今まで所有していたメモリの全てがエターナルのマキシマムの効果が受けないように“進化”しているのだ。



《EGG&CHICKEN!MAXIMUM-DRIVE!》


……無論、こいつも。


今までも猛威を振るったメモリだったが、デュアルフュージョンによって進化することで更なる力を手にした。


だが、それだけでは終わらない。



《DESPAIR!》


私の相棒、ディスペアーメモリもだ。

だが、今回はこのまま使うつもりはない。



《EXCEED DESPAIR!MAXIMUM-DRIVE !》


私の“念”と共にディスペアーメモリは“極限の絶望”エクシードディスペアーメモリへと変化する。

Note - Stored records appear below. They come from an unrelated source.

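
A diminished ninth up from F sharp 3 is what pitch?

G flat 4

Two letters up from F (plus an octave) reaches G.
A diminished ninth spans 12 semitones, so from F#3 the target pitch is Gb4.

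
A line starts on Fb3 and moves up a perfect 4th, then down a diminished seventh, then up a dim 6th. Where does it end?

Up a perfect fourth from Fb3: Bbb3 (5 semitones up).
Bbb3 down a diminished seventh → C3 (9 semitones).
A diminished sixth up from C3 is Abb3.

Abb3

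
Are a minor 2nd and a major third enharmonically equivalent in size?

1 semitone (minor second) vs 4 semitones (major third): not equal.

No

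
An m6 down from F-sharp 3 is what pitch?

A-sharp 2

The sixth takes the letter from F down to A.
A minor sixth spans 8 semitones, so from F#3 the target pitch is A#2.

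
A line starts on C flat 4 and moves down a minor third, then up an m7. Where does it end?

Cb4 down a minor third → Ab3 (3 semitones).
Ab3 up a minor seventh → Gb4 (10 semitones).

G flat 4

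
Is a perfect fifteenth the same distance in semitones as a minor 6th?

24 semitones (perfect fifteenth) vs 8 semitones (minor sixth): not equal.

No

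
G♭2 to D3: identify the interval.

G to D spans five letter names (G-A-B-C-D), so the interval is some kind of fifth.
Gb2 to D3 spans 8 semitones — one semitone wider than the perfect fifth (7) — giving an augmented fifth.

augmented 5th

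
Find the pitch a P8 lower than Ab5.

The letter stays A (same as the start), shifted an octave down.
A perfect octave is 12 semitones; 12 semitones down from Ab5 gives Ab4.

Ab4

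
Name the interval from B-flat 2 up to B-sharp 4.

B to B is the same letter name, plus 2 octaves — that makes it a fifteenth of some quality.
A perfect fifteenth would be 24 semitones; Bb2 to B#4 is 26, two semitones wider, so the interval is doubly augmented.
(Equivalently, a compound doubly augmented octave: a doubly augmented octave plus an octave.)

doubly augmented 15th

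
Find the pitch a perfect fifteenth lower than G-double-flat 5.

A fifteenth keeps the letter name G, two octaves down from G.
Moving 24 semitones down from Gbb5 (the size of a perfect fifteenth) reaches Gbb3.

G-double-flat 3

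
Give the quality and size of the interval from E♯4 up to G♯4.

E to G spans three letter names (E-F-G): a third.
At 3 semitones, E#4→G#4 falls one short of a major third: minor.

minor third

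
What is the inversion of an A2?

Inverted interval numbers add to nine, so a second pairs with a seventh (2 + 7 = 9).
The quality also flips — augmented becomes diminished — giving a diminished seventh.

diminished 7th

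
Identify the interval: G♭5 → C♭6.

perfect 4th

G to C spans four letter names (G-A-B-C): a fourth.
Gb5 to Cb6 is 5 semitones, matching the perfect fourth exactly, so the quality is perfect.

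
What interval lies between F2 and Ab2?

minor third

F to A spans three letter names (F-G-A): a third.
A major third would be 4 semitones, but F2 to Ab2 is 3 — one semitone narrower, making it a minor third.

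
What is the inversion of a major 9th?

First reduce the compound major ninth to its simple form, a major second.
Inverted interval numbers add to nine, so a second pairs with a seventh (2 + 7 = 9).
And major becomes minor under inversion, so we get a minor seventh.

m7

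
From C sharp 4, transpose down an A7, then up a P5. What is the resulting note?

A flat 3

C#4 down an augmented seventh → Db3 (12 semitones).
Up a perfect fifth from Db3: Ab3 (7 semitones up).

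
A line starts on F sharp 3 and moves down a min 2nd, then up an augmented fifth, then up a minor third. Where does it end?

Down a minor second from F#3: E#3 (1 semitone down).
Up an augmented fifth from E#3: B##3 (8 semitones up).
A minor third up from B##3 is D##4.

D double-sharp 4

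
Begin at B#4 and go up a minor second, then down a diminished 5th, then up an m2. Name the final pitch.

A minor second up from B#4 is C#5.
A diminished fifth down from C#5 is F##4.
A minor second up from F##4 is G#4.

G#4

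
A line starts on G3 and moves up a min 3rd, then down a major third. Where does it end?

Gb3

A minor third up from G3 is Bb3.
Bb3 down a major third → Gb3 (4 semitones).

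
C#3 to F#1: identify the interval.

perfect 12th

Descending from C#3 to F#1 is the same interval as ascending F#1 to C#3.
F to C spans five letter names (F-G-A-B-C), plus an octave, so the interval is some kind of twelfth.
Counting semitones, F#1→C#3 is 19, which is the perfect twelfth.
(Equivalently, a compound perfect fifth: a perfect fifth plus an octave.)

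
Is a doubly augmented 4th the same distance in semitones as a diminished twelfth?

7 semitones (doubly augmented fourth) vs 18 semitones (diminished twelfth): not equal.

No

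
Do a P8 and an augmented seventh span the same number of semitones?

Both span 12 semitones: a perfect octave and an augmented seventh are the same chromatic distance.

Yes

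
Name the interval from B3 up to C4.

minor second

B to C spans two letter names (B-C), so the interval is some kind of second.
At 1 semitone, B3→C4 falls one short of a major second: minor.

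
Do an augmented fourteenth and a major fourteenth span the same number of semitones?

No

An augmented fourteenth spans 24 semitones; a major fourteenth spans 23 semitones. They differ by 1.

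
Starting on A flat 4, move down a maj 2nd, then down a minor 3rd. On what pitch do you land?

E flat 4

Ab4 down a major second → Gb4 (2 semitones).
A minor third down from Gb4 is Eb4.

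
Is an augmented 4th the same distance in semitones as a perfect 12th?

No

6 semitones (augmented fourth) vs 19 semitones (perfect twelfth): not equal.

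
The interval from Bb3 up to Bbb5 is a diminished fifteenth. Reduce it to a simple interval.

diminished octave

Each octave removed subtracts seven from the number: 15 − 7 = 8.
Quality carries through unchanged, so the simple form is a diminished octave.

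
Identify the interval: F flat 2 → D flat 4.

F to D spans six letter names (F-G-A-B-C-D), plus an octave, so the interval is some kind of thirteenth.
The major thirteenth spans 21 semitones, and Fb2 to Db4 is exactly 21 semitones — so this is a major thirteenth.
(Equivalently, a compound major sixth: a major sixth plus an octave.)

major 13th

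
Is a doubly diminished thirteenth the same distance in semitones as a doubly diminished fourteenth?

No

18 semitones (doubly diminished thirteenth) vs 20 semitones (doubly diminished fourteenth): not equal.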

これは元々私の世界でディスペアーメモリがエクシードディスペアーメモリに進化していたのだが、あの男……ジニアによりディスペアーメモリに退化させられてしまった。

それ故に本来の力を取り戻すためには使用時に私の“力”を注がなくてはならない。


そして………ネバーエンドジェスターの力によって、エクシードディスペアーメモリは元の世界にいた時のエクシードディスペアーメモリよりも進化している。



《REACTER!MAXIMUM-DRIVE!!》


最後はリアクター。
手に入れた当初から強大な力と引き換えに使用者の身すら焼く扱いづらいメモリであったが、進化を果たすことで更に凶悪な力を手に入れた。


そして我が身をも厭わぬ力が解放され、全てが整った。



「沈め…………!

極限に至りし絶望の牢獄エクシードディスペアージェイル………!」


技の発動と共に、白銀に輝く巨大などんぶりが巨大なタコを閉じ込める。



「のぞっ!のぞぉぉぉぉぉん!!」


牢獄と化したどんぶりの中で必死に暴れる巨大タコであったが、もはやどれだけの攻撃をもってしてもこの牢獄に傷ひとつつけることなど不可能だ。



「これでサヨナラだ………!」


「のぞぉぉぉぉぉぉぉぉぉぉぉぉん!!」


「デカのぞぉぉぉぉぉぉぉぉぉぉぉぉ!!」


バカの泣き叫ぶ声と、タコの断末魔。


牢獄の中ではリアクターの力でヒートやアクセルを遥かに上回る熱量で閉じ込めた敵を焼きつつ、エクシードディスペアーとエッグ&チキンで確実に圧殺する。


これが極限に至りし絶望の牢獄エクシードディスペアージェイル



ノゾミ・ナカムラごときに真似など出来ない私だけの奥義によって、巨大タコはタコ焼きどころか、熱々の海鮮丼となったのだ。